We used to do that too, but in the last hundred years or so we have found two ways of scrambling these control mechanisms. First, we can travel rapidly through time zones, delaying the onset of night by five hours, for example, if we fly to New York – hence jet-lag. Secondly, we are the only species that now lives a good proportion of its life in artificial light, which we had never evolved to do in the millennia before electricity arrived in every home – hence insomnia.

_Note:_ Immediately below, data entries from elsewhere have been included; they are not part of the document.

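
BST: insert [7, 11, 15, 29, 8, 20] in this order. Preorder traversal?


Root = 7; build tree by BST insertion.
Preorder traversal: [7, 11, 8, 15, 29, 20]


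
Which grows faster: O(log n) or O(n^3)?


logarithmic grows slower than cubic
O(log n) is asymptotically smaller; O(n^3) grows faster


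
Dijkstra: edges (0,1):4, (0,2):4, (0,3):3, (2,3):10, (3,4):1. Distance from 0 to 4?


Dijkstra from 0:
Distances: {0: 0, 1: 4, 2: 4, 3: 3, 4: 4}
Shortest distance to 4 = 4, path = [0, 3, 4]


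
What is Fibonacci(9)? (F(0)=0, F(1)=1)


F(n)=F(n-1)+F(n-2)
...F(7)=13, F(8)=21, F(9)=34


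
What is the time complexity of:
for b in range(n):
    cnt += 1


Per nesting level: O(n) = O(n)
Complexity: O(n)


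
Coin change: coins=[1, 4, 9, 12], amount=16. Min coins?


dp[0]=0; dp[i]=1+min(dp[i-c] for c in coins)
...dp[11]=3, dp[12]=1, dp[13]=2, dp[14]=3, dp[15]=4, dp[16]=2
Minimum coins for 16 = 2


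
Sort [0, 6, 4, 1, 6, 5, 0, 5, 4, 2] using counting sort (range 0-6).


Count array: [2, 1, 1, 0, 2, 2, 2]
Reconstruct: [0, 0, 1, 2, 4, 4, 5, 5, 6, 6]


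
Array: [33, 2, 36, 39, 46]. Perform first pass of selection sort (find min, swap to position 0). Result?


After one pass: [2, 33, 36, 39, 46]


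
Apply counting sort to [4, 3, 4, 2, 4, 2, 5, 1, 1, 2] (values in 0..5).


Count array: [0, 2, 3, 1, 3, 1]
Reconstruct: [1, 1, 2, 2, 2, 3, 4, 4, 4, 5]


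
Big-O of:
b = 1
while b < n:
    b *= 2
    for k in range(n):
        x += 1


Per nesting level: O(log n) * O(n) = O(n log n)
Complexity: O(n log n)


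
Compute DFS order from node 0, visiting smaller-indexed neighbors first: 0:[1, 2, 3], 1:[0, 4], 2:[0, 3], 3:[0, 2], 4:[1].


DFS stack-based: start with [0]
Visit order: [0, 1, 4, 2, 3]


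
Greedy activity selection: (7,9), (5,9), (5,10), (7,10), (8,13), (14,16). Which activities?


Greedy: pick earliest-ending, then skip overlaps.
Selected (2 activities): [(7, 9), (14, 16)]


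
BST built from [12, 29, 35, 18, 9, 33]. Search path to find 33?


BST root = 12
Search for 33: compare at each node
Path: [12, 29, 35, 33]


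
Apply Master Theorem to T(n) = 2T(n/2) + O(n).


a=2, b=2, c=1. log_2(2)=1 = c=1. Case 2: O(n^c log n) = O(n log n)
Complexity: O(n log n)


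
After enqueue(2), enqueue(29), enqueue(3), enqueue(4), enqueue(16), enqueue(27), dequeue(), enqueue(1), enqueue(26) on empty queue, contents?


enqueue(2) -> [2]
enqueue(29) -> [2, 29]
enqueue(3) -> [2, 29, 3]
enqueue(4) -> [2, 29, 3, 4]
enqueue(16) -> [2, 29, 3, 4, 16]
enqueue(27) -> [2, 29, 3, 4, 16, 27]
dequeue() returns 2 -> [29, 3, 4, 16, 27]
enqueue(1) -> [29, 3, 4, 16, 27, 1]
enqueue(26) -> [29, 3, 4, 16, 27, 1, 26]
Final queue (front to back): [29, 3, 4, 16, 27, 1, 26]


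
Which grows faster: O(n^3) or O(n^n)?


cubic grows slower than n^n
O(n^3) is asymptotically smaller; O(n^n) grows faster


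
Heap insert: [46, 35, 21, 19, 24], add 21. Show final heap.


Append 21: [46, 35, 21, 19, 24, 21]
Bubble up: no swaps needed
Result: [46, 35, 21, 19, 24, 21]


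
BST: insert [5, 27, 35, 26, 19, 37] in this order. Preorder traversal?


Root = 5; build tree by BST insertion.
Preorder traversal: [5, 27, 26, 19, 35, 37]


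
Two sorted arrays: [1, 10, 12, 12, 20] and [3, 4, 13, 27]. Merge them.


Compare heads, take smaller each step.
Merged: [1, 3, 4, 10, 12, 12, 13, 20, 27]


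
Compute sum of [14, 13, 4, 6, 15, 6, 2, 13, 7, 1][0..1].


Prefix sums: [0, 14, 27, 31, 37, 52, 58, 60, 73, 80, 81]
Sum[0..1] = prefix[2] - prefix[0] = 27 - 0 = 27


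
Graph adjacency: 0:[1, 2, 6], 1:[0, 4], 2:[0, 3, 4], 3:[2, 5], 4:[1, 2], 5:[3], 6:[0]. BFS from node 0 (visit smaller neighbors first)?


BFS queue: start with [0]
Visit order: [0, 1, 2, 6, 4, 3, 5]


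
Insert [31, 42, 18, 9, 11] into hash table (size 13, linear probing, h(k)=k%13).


Insertions: 31->slot 5; 42->slot 3; 18->slot 6; 9->slot 9; 11->slot 11
Table: [None, None, None, 42, None, 31, 18, None, None, 9, None, 11, None]


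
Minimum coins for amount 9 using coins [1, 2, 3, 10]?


dp[0]=0; dp[i]=1+min(dp[i-c] for c in coins)
...dp[4]=2, dp[5]=2, dp[6]=2, dp[7]=3, dp[8]=3, dp[9]=3
Minimum coins for 9 = 3


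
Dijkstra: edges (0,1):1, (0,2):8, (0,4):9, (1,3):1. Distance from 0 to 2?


Dijkstra from 0:
Distances: {0: 0, 1: 1, 2: 8, 3: 2, 4: 9}
Shortest distance to 2 = 8, path = [0, 2]


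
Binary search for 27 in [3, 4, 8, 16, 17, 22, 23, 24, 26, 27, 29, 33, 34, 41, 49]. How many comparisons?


Search for 27:
[0,14] mid=7 arr[7]=24
[8,14] mid=11 arr[11]=33
[8,10] mid=9 arr[9]=27
Total: 3 comparisons


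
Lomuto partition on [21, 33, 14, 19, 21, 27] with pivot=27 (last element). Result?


Elements <= 27 go left of pivot.
Result: [21, 14, 19, 21, 27, 33], pivot at index 4


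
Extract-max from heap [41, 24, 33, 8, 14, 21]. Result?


Max = 41
Replace root with last, heapify down
Resulting heap: [33, 24, 21, 8, 14]


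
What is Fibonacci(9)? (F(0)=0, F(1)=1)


F(n)=F(n-1)+F(n-2)
...F(7)=13, F(8)=21, F(9)=34


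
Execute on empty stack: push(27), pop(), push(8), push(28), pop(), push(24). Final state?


push(27) -> [27]
pop() returns 27 -> []
push(8) -> [8]
push(28) -> [8, 28]
pop() returns 28 -> [8]
push(24) -> [8, 24]
Final stack (bottom to top): [8, 24]


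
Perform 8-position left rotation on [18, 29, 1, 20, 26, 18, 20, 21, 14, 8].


Left rotate by 8: [14, 8, 18, 29, 1, 20, 26, 18, 20, 21]


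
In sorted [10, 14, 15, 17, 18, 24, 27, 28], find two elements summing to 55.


Two pointers: lo=0, hi=7
Found pair: (27, 28) summing to 55


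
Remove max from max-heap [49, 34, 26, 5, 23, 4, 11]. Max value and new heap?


Max = 49
Replace root with last, heapify down
Resulting heap: [34, 23, 26, 5, 11, 4]


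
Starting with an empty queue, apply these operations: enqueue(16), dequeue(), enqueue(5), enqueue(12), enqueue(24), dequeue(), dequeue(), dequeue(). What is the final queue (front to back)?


enqueue(16) -> [16]
dequeue() returns 16 -> []
enqueue(5) -> [5]
enqueue(12) -> [5, 12]
enqueue(24) -> [5, 12, 24]
dequeue() returns 5 -> [12, 24]
dequeue() returns 12 -> [24]
dequeue() returns 24 -> []
Final queue (front to back): []


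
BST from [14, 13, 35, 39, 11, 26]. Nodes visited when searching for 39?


BST root = 14
Search for 39: compare at each node
Path: [14, 35, 39]


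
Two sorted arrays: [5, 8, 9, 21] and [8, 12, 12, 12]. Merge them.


Compare heads, take smaller each step.
Merged: [5, 8, 8, 9, 12, 12, 12, 21]


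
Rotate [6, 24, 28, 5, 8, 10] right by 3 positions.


Right rotate by 3: [5, 8, 10, 6, 24, 28]


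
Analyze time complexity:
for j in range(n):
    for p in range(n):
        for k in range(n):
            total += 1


Per nesting level: O(n) * O(n) * O(n) = O(n^3)
Complexity: O(n^3)


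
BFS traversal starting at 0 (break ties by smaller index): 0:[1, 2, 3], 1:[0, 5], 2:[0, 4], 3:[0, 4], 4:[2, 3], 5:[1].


BFS queue: start with [0]
Visit order: [0, 1, 2, 3, 5, 4]


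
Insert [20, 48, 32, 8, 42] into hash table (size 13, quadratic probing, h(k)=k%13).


Insertions: 20->slot 7; 48->slot 9; 32->slot 6; 8->slot 8; 42->slot 3
Table: [None, None, None, 42, None, None, 32, 20, 8, 48, None, None, None]


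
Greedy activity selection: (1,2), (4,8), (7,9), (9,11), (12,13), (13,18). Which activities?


Greedy: pick earliest-ending, then skip overlaps.
Selected (5 activities): [(1, 2), (4, 8), (9, 11), (12, 13), (13, 18)]


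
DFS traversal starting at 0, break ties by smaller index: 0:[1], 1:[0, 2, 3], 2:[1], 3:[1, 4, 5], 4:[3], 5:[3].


DFS stack-based: start with [0]
Visit order: [0, 1, 2, 3, 4, 5]


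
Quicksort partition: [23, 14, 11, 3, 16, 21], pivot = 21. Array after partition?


Elements <= 21 go left of pivot.
Result: [14, 11, 3, 16, 21, 23], pivot at index 4


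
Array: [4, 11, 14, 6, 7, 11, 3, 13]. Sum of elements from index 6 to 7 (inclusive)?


Prefix sums: [0, 4, 15, 29, 35, 42, 53, 56, 69]
Sum[6..7] = prefix[8] - prefix[6] = 69 - 53 = 16


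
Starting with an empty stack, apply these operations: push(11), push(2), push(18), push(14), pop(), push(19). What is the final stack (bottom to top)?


push(11) -> [11]
push(2) -> [11, 2]
push(18) -> [11, 2, 18]
push(14) -> [11, 2, 18, 14]
pop() returns 14 -> [11, 2, 18]
push(19) -> [11, 2, 18, 19]
Final stack (bottom to top): [11, 2, 18, 19]


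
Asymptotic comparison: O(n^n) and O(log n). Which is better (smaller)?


logarithmic grows slower than n^n
O(log n) is asymptotically smaller; O(n^n) grows faster


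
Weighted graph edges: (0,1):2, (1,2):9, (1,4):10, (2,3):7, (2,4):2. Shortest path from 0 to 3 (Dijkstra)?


Dijkstra from 0:
Distances: {0: 0, 1: 2, 2: 11, 3: 18, 4: 12}
Shortest distance to 3 = 18, path = [0, 1, 2, 3]


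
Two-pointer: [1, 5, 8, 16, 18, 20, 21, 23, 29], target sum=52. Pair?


Two pointers: lo=0, hi=8
Found pair: (23, 29) summing to 52


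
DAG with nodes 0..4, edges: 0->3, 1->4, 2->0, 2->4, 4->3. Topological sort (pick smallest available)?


Kahn's algorithm, process smallest node first
Order: [1, 2, 0, 4, 3]


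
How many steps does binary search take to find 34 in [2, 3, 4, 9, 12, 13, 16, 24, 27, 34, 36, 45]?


Search for 34:
[0,11] mid=5 arr[5]=13
[6,11] mid=8 arr[8]=27
[9,11] mid=10 arr[10]=36
[9,9] mid=9 arr[9]=34
Total: 4 comparisons


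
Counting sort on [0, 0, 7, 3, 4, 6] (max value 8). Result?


Count array: [2, 0, 0, 1, 1, 0, 1, 1, 0]
Reconstruct: [0, 0, 3, 4, 6, 7]


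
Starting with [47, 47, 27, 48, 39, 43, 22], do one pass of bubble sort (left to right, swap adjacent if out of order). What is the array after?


After one pass: [47, 27, 47, 39, 43, 22, 48]


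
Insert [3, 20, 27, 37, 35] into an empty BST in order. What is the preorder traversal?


Root = 3; build tree by BST insertion.
Preorder traversal: [3, 20, 27, 37, 35]


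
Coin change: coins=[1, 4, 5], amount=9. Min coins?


dp[0]=0; dp[i]=1+min(dp[i-c] for c in coins)
...dp[4]=1, dp[5]=1, dp[6]=2, dp[7]=3, dp[8]=2, dp[9]=2
Minimum coins for 9 = 2


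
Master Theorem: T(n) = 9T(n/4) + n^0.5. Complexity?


a=9, b=4, c=0.5. log_4(9)=1.585 > c=0.5. Case 1: O(n^log_b(a)) = O(n^1.585)
Complexity: O(n^1.585)


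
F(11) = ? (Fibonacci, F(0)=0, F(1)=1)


F(n)=F(n-1)+F(n-2)
...F(9)=34, F(10)=55, F(11)=89


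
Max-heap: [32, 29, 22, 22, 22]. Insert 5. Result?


Append 5: [32, 29, 22, 22, 22, 5]
Bubble up: no swaps needed
Result: [32, 29, 22, 22, 22, 5]


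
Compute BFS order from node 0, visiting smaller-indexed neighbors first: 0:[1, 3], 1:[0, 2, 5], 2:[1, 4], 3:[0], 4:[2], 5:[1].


BFS queue: start with [0]
Visit order: [0, 1, 3, 2, 5, 4]


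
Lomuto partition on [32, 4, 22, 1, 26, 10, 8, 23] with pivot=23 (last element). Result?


Elements <= 23 go left of pivot.
Result: [4, 22, 1, 10, 8, 23, 26, 32], pivot at index 5


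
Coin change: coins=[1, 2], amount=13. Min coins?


dp[0]=0; dp[i]=1+min(dp[i-c] for c in coins)
...dp[8]=4, dp[9]=5, dp[10]=5, dp[11]=6, dp[12]=6, dp[13]=7
Minimum coins for 13 = 7


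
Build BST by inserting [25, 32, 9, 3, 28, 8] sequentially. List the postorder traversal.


Root = 25; build tree by BST insertion.
Postorder traversal: [8, 3, 9, 28, 32, 25]


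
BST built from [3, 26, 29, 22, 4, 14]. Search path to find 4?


BST root = 3
Search for 4: compare at each node
Path: [3, 26, 22, 4]


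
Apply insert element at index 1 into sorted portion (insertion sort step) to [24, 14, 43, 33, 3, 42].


After one pass: [14, 24, 43, 33, 3, 42]


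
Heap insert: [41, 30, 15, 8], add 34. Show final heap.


Append 34: [41, 30, 15, 8, 34]
Bubble up: swap idx 4(34) with idx 1(30)
Result: [41, 34, 15, 8, 30]


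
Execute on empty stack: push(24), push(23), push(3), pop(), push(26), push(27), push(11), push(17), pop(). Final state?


push(24) -> [24]
push(23) -> [24, 23]
push(3) -> [24, 23, 3]
pop() returns 3 -> [24, 23]
push(26) -> [24, 23, 26]
push(27) -> [24, 23, 26, 27]
push(11) -> [24, 23, 26, 27, 11]
push(17) -> [24, 23, 26, 27, 11, 17]
pop() returns 17 -> [24, 23, 26, 27, 11]
Final stack (bottom to top): [24, 23, 26, 27, 11]


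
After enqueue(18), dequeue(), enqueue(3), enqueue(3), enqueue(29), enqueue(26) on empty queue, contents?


enqueue(18) -> [18]
dequeue() returns 18 -> []
enqueue(3) -> [3]
enqueue(3) -> [3, 3]
enqueue(29) -> [3, 3, 29]
enqueue(26) -> [3, 3, 29, 26]
Final queue (front to back): [3, 3, 29, 26]


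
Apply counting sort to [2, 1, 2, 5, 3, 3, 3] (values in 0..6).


Count array: [0, 1, 2, 3, 0, 1, 0]
Reconstruct: [1, 2, 2, 3, 3, 3, 5]


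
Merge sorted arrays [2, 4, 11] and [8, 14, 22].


Compare heads, take smaller each step.
Merged: [2, 4, 8, 11, 14, 22]


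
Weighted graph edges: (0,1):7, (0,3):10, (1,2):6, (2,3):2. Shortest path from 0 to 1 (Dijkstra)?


Dijkstra from 0:
Distances: {0: 0, 1: 7, 2: 12, 3: 10}
Shortest distance to 1 = 7, path = [0, 1]


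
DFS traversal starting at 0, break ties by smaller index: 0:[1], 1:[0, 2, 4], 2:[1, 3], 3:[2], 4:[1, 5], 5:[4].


DFS stack-based: start with [0]
Visit order: [0, 1, 2, 3, 4, 5]


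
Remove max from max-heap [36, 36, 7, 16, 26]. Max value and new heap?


Max = 36
Replace root with last, heapify down
Resulting heap: [36, 26, 7, 16]


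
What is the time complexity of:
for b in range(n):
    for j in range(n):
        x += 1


Per nesting level: O(n) * O(n) = O(n^2)
Complexity: O(n^2)


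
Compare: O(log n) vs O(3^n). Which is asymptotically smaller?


logarithmic grows slower than exponential (base 3)
O(log n) is asymptotically smaller; O(3^n) grows faster


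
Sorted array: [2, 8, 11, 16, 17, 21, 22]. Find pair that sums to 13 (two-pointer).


Two pointers: lo=0, hi=6
Found pair: (2, 11) summing to 13


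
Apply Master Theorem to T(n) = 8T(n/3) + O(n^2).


a=8, b=3, c=2. log_3(8)=1.893 < c=2. Case 3: O(n^c) = O(n^2)
Complexity: O(n^2)


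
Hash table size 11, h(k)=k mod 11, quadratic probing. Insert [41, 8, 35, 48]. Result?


Insertions: 41->slot 8; 8->slot 9; 35->slot 2; 48->slot 4
Table: [None, None, 35, None, 48, None, None, None, 41, 8, None]


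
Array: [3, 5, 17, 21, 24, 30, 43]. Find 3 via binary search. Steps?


Search for 3:
[0,6] mid=3 arr[3]=21
[0,2] mid=1 arr[1]=5
[0,0] mid=0 arr[0]=3
Total: 3 comparisons


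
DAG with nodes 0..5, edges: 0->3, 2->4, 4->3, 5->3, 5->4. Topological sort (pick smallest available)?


Kahn's algorithm, process smallest node first
Order: [0, 1, 2, 5, 4, 3]


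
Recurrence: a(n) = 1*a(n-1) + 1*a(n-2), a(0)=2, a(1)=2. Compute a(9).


Build bottom-up:
...a(7)=42, a(8)=68, a(9)=1*68+1*42=110


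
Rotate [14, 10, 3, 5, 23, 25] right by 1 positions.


Right rotate by 1: [25, 14, 10, 3, 5, 23]


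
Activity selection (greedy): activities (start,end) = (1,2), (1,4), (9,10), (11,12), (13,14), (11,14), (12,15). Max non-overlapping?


Greedy: pick earliest-ending, then skip overlaps.
Selected (4 activities): [(1, 2), (9, 10), (11, 12), (13, 14)]


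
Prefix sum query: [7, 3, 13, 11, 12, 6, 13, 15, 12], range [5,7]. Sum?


Prefix sums: [0, 7, 10, 23, 34, 46, 52, 65, 80, 92]
Sum[5..7] = prefix[8] - prefix[5] = 80 - 46 = 34


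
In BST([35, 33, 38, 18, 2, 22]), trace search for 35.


BST root = 35
Search for 35: compare at each node
Path: [35]


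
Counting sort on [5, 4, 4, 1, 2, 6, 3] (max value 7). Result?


Count array: [0, 1, 1, 1, 2, 1, 1, 0]
Reconstruct: [1, 2, 3, 4, 4, 5, 6]


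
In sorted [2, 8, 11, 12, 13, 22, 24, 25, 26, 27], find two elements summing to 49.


Two pointers: lo=0, hi=9
Found pair: (22, 27) summing to 49


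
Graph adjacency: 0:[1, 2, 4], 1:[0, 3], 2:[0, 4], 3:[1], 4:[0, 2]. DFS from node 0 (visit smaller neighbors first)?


DFS stack-based: start with [0]
Visit order: [0, 1, 3, 2, 4]


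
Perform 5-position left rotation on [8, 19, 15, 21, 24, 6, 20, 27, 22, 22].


Left rotate by 5: [6, 20, 27, 22, 22, 8, 19, 15, 21, 24]


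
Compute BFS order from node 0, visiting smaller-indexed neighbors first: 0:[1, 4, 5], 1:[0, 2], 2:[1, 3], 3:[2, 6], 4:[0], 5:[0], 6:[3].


BFS queue: start with [0]
Visit order: [0, 1, 4, 5, 2, 3, 6]


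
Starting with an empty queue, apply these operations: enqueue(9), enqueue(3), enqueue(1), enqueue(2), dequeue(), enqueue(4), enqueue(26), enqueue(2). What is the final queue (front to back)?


enqueue(9) -> [9]
enqueue(3) -> [9, 3]
enqueue(1) -> [9, 3, 1]
enqueue(2) -> [9, 3, 1, 2]
dequeue() returns 9 -> [3, 1, 2]
enqueue(4) -> [3, 1, 2, 4]
enqueue(26) -> [3, 1, 2, 4, 26]
enqueue(2) -> [3, 1, 2, 4, 26, 2]
Final queue (front to back): [3, 1, 2, 4, 26, 2]


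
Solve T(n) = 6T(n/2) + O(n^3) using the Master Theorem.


a=6, b=2, c=3. log_2(6)=2.585 < c=3. Case 3: O(n^c) = O(n^3)
Complexity: O(n^3)


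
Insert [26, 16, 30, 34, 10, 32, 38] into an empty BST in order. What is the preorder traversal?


Root = 26; build tree by BST insertion.
Preorder traversal: [26, 16, 10, 30, 34, 32, 38]


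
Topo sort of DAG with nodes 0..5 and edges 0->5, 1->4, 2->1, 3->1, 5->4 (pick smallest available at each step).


Kahn's algorithm, process smallest node first
Order: [0, 2, 3, 1, 5, 4]


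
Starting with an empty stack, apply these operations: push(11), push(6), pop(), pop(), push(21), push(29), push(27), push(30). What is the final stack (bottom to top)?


push(11) -> [11]
push(6) -> [11, 6]
pop() returns 6 -> [11]
pop() returns 11 -> []
push(21) -> [21]
push(29) -> [21, 29]
push(27) -> [21, 29, 27]
push(30) -> [21, 29, 27, 30]
Final stack (bottom to top): [21, 29, 27, 30]


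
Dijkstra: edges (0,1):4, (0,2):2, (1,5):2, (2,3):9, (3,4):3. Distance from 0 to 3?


Dijkstra from 0:
Distances: {0: 0, 1: 4, 2: 2, 3: 11, 4: 14, 5: 6}
Shortest distance to 3 = 11, path = [0, 2, 3]


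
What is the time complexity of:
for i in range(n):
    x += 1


Per nesting level: O(n) = O(n)
Complexity: O(n)


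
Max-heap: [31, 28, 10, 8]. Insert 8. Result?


Append 8: [31, 28, 10, 8, 8]
Bubble up: no swaps needed
Result: [31, 28, 10, 8, 8]


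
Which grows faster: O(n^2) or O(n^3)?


quadratic grows slower than cubic
O(n^2) is asymptotically smaller; O(n^3) grows faster


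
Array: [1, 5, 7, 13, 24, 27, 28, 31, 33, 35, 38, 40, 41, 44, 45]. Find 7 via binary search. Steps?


Search for 7:
[0,14] mid=7 arr[7]=31
[0,6] mid=3 arr[3]=13
[0,2] mid=1 arr[1]=5
[2,2] mid=2 arr[2]=7
Total: 4 comparisons


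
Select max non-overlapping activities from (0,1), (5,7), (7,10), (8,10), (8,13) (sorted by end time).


Greedy: pick earliest-ending, then skip overlaps.
Selected (3 activities): [(0, 1), (5, 7), (7, 10)]


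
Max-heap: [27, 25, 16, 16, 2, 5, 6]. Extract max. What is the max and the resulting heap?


Max = 27
Replace root with last, heapify down
Resulting heap: [25, 16, 16, 6, 2, 5]


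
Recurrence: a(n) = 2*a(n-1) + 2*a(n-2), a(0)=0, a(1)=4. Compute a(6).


Build bottom-up:
...a(4)=64, a(5)=176, a(6)=2*176+2*64=480


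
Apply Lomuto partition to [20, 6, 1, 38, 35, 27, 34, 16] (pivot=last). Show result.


Elements <= 16 go left of pivot.
Result: [6, 1, 16, 38, 35, 27, 34, 20], pivot at index 2


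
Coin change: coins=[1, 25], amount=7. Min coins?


dp[0]=0; dp[i]=1+min(dp[i-c] for c in coins)
...dp[2]=2, dp[3]=3, dp[4]=4, dp[5]=5, dp[6]=6, dp[7]=7
Minimum coins for 7 = 7


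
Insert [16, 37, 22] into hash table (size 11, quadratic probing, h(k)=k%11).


Insertions: 16->slot 5; 37->slot 4; 22->slot 0
Table: [22, None, None, None, 37, 16, None, None, None, None, None]


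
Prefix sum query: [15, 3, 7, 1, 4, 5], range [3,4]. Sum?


Prefix sums: [0, 15, 18, 25, 26, 30, 35]
Sum[3..4] = prefix[5] - prefix[3] = 30 - 25 = 5


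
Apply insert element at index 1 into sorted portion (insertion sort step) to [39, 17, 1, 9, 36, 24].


After one pass: [17, 39, 1, 9, 36, 24]


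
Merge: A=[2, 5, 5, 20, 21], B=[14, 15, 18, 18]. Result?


Compare heads, take smaller each step.
Merged: [2, 5, 5, 14, 15, 18, 18, 20, 21]


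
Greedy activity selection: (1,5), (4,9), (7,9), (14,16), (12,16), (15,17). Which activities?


Greedy: pick earliest-ending, then skip overlaps.
Selected (3 activities): [(1, 5), (7, 9), (14, 16)]


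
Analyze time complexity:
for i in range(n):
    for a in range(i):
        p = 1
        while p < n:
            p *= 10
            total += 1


Per nesting level: O(n) * O(n) [triangular over i] * O(log n) = O(n^2 log n)
Complexity: O(n^2 log n)


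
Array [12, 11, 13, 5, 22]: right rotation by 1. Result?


Right rotate by 1: [22, 12, 11, 13, 5]


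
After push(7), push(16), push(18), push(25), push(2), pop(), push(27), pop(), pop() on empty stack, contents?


push(7) -> [7]
push(16) -> [7, 16]
push(18) -> [7, 16, 18]
push(25) -> [7, 16, 18, 25]
push(2) -> [7, 16, 18, 25, 2]
pop() returns 2 -> [7, 16, 18, 25]
push(27) -> [7, 16, 18, 25, 27]
pop() returns 27 -> [7, 16, 18, 25]
pop() returns 25 -> [7, 16, 18]
Final stack (bottom to top): [7, 16, 18]


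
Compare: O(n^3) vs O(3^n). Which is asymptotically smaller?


cubic grows slower than exponential (base 3)
O(n^3) is asymptotically smaller; O(3^n) grows faster


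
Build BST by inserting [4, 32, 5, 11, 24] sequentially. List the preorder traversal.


Root = 4; build tree by BST insertion.
Preorder traversal: [4, 32, 5, 11, 24]


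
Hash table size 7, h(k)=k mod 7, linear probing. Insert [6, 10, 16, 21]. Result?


Insertions: 6->slot 6; 10->slot 3; 16->slot 2; 21->slot 0
Table: [21, None, 16, 10, None, None, 6]


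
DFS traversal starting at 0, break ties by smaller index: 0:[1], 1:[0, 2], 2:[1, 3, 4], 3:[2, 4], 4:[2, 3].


DFS stack-based: start with [0]
Visit order: [0, 1, 2, 3, 4]


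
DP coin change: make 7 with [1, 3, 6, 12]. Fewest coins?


dp[0]=0; dp[i]=1+min(dp[i-c] for c in coins)
...dp[2]=2, dp[3]=1, dp[4]=2, dp[5]=3, dp[6]=1, dp[7]=2
Minimum coins for 7 = 2


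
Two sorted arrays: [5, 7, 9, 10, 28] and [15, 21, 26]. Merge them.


Compare heads, take smaller each step.
Merged: [5, 7, 9, 10, 15, 21, 26, 28]


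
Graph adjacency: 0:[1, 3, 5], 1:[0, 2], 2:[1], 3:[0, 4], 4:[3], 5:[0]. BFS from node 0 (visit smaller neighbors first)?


BFS queue: start with [0]
Visit order: [0, 1, 3, 5, 2, 4]


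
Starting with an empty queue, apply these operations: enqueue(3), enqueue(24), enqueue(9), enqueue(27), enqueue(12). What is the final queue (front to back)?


enqueue(3) -> [3]
enqueue(24) -> [3, 24]
enqueue(9) -> [3, 24, 9]
enqueue(27) -> [3, 24, 9, 27]
enqueue(12) -> [3, 24, 9, 27, 12]
Final queue (front to back): [3, 24, 9, 27, 12]


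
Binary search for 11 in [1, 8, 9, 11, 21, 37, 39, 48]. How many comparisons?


Search for 11:
[0,7] mid=3 arr[3]=11
Total: 1 comparisons


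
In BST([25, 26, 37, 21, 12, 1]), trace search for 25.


BST root = 25
Search for 25: compare at each node
Path: [25]


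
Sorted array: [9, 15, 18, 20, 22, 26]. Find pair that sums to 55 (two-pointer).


Two pointers: lo=0, hi=5
No pair sums to 55


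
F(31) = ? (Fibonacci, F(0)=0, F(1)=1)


F(n)=F(n-1)+F(n-2)
...F(29)=514229, F(30)=832040, F(31)=1346269


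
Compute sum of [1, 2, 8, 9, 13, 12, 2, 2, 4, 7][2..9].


Prefix sums: [0, 1, 3, 11, 20, 33, 45, 47, 49, 53, 60]
Sum[2..9] = prefix[10] - prefix[2] = 60 - 3 = 57


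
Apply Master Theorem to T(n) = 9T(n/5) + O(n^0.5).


a=9, b=5, c=0.5. log_5(9)=1.365 > c=0.5. Case 1: O(n^log_b(a)) = O(n^1.365)
Complexity: O(n^1.365)


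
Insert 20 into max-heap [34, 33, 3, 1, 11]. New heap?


Append 20: [34, 33, 3, 1, 11, 20]
Bubble up: swap idx 5(20) with idx 2(3)
Result: [34, 33, 20, 1, 11, 3]


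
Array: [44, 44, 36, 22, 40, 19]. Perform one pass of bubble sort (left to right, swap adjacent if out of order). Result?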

We’re also increasingly inflicting this insomnia on the natural world, through light pollution in our big cities. It wasn’t a nightingale that sang in Berkeley Square, it was almost certainly a robin, confused by the street lights into think- ing that dawn had arrived. We read of baby turtles in Florida heading back up the beach to certain death instead of following the light of the horizon down to the sea. One study in the US estimated that some five million birds might die each year from becoming disoriented in migration and colliding with tall build- ings. And probably billions of insects perish in the glare of lights to which they are irresistibly attracted, so in turn depriving insectivorous songbirds of their usual food supply and further depleting their numbers too. As for glow-worms and fireflies, forget it: the ingenious courtship signals developed over millions of years of evolution are completely lost against the backdrop of skyglow.

Just look at this satellite picture of London by night. Soon everywhere will be over-lit ... except Shingle Street, I hope.